The areas near the parking lots tend to have more people enjoying the shore, so if you're looking for solitude, pick a direction and start walking. I headed south toward the head of the lake. The trail is easy to follow and gets plenty of traffic. Because the lake is in a fairly steep canyon, most of the trail is not on level ground, but on the steep slopes leading into the lake.
Despite the slope, the hiking is easy, with few obstacles and good footing. At the south end of the lake, the terrain flattens out and the trail passes through an open grassy meadow and the two drainages that feed the lake. Between the drainages is a beautiful point with a lone Aspen tree overlooking the lake. There are signs here indicating that camping is prohibited, though a couple of fire rings show that not everybody has always followed these rules. There's a spur trail here that leads up the hill to the south and a vehicle access point at the end of FR208.
From the head of the lake, the trail heads back north along the eastern shore, a similarly steep slope. After about a mile, the trail heads to the right around an inlet that opens the lake to its widest point . It continues from here to the dam, where another access trail leads up a closed road to the north. Cross the dam and head back down the shore to the trail you used to access the lake. A short climb back out of the canyon will have you at your car.

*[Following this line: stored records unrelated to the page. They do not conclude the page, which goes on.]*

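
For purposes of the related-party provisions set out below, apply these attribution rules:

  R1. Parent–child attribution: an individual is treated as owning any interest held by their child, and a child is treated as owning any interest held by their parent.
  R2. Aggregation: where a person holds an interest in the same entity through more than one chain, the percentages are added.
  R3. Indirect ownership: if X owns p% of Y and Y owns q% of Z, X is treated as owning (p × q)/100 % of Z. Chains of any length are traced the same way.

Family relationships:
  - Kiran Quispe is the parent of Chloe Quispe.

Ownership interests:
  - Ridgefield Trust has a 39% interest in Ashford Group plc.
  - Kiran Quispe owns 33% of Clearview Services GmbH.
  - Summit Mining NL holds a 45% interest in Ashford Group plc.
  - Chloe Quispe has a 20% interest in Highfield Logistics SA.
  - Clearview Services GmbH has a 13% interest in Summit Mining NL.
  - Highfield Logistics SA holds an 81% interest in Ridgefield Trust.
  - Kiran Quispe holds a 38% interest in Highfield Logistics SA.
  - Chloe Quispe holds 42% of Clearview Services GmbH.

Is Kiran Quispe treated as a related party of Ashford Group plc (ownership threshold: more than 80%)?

By parent–child attribution (R1), Kiran Quispe is treated as also owning Chloe Quispe's interest in Clearview Services GmbH, giving 33% + 42% = 75%.
By parent–child attribution (R1), Kiran Quispe is treated as also owning Chloe Quispe's interest in Highfield Logistics SA, giving 38% + 20% = 58%.
Chain via Clearview Services GmbH → Summit Mining NL (R3): 75% × 13% × 45% = 4.3875% of Ashford Group plc.
Chain via Highfield Logistics SA → Ridgefield Trust (R3): 58% × 81% × 39% = 18.3222% of Ashford Group plc.
Aggregating (R2): 4.3875% + 18.3222% = 22.7097%.
22.7097% does not exceed the 80% threshold, so Kiran is not a related party to Ashford Group plc.

No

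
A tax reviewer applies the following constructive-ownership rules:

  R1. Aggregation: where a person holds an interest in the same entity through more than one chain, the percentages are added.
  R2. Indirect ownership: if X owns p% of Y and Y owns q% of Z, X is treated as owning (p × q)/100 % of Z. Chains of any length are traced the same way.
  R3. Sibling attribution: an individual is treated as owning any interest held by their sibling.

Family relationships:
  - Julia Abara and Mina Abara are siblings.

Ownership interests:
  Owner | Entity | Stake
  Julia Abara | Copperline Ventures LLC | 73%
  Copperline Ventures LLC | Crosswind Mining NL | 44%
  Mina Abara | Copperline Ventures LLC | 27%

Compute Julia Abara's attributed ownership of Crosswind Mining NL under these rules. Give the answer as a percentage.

44%

By sibling attribution (R3), Julia Abara is treated as also owning Mina Abara's interest in Copperline Ventures LLC, giving 73% + 27% = 100%.
Chain via Copperline Ventures LLC (R2): 100% × 44% = 44% of Crosswind Mining NL.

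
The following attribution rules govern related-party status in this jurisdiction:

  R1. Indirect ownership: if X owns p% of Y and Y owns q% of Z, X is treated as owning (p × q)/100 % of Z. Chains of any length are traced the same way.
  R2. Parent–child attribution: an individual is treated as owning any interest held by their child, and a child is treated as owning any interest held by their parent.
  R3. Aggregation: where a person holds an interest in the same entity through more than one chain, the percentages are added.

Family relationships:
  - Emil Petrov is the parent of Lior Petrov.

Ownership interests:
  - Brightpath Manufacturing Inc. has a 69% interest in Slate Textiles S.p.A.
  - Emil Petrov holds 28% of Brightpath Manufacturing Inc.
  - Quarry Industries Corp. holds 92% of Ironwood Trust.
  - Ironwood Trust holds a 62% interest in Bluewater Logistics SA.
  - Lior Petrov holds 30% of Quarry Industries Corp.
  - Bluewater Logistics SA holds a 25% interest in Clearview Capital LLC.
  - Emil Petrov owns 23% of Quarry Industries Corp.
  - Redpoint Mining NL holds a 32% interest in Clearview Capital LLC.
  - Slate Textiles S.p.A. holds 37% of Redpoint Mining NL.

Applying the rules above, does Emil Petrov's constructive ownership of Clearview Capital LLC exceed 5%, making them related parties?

Yes

By parent–child attribution (R2), Emil Petrov is treated as also owning Lior Petrov's interest in Quarry Industries Corp, giving 23% + 30% = 53%.
Chain via Quarry Industries Corp. → Ironwood Trust → Bluewater Logistics SA (R1): 53% × 92% × 62% × 25% = 7.5578% of Clearview Capital LLC.
Chain via Brightpath Manufacturing Inc. → Slate Textiles S.p.A. → Redpoint Mining NL (R1): 28% × 69% × 37% × 32% = 2.287488% of Clearview Capital LLC.
Aggregating (R3): 7.5578% + 2.287488% = 9.845288%.
9.845288% exceeds the 5% threshold, so Emil is a related party to Clearview Capital LLC.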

This lake tends to be busy on weekends in the summer. Weekdays or early/late season visits will be much more peaceful. Thankfully, the short, steep hike to the lake prevents the boombox and beer crowd.
If you're just in for a beautiful hike, this can be done in a little over an hour, or if you want to take it leisurely, bring a picnic and relax at the head of the lake or near the dam for a while. I took a few swimming breaks as the weather was great, and the water was clear and cool.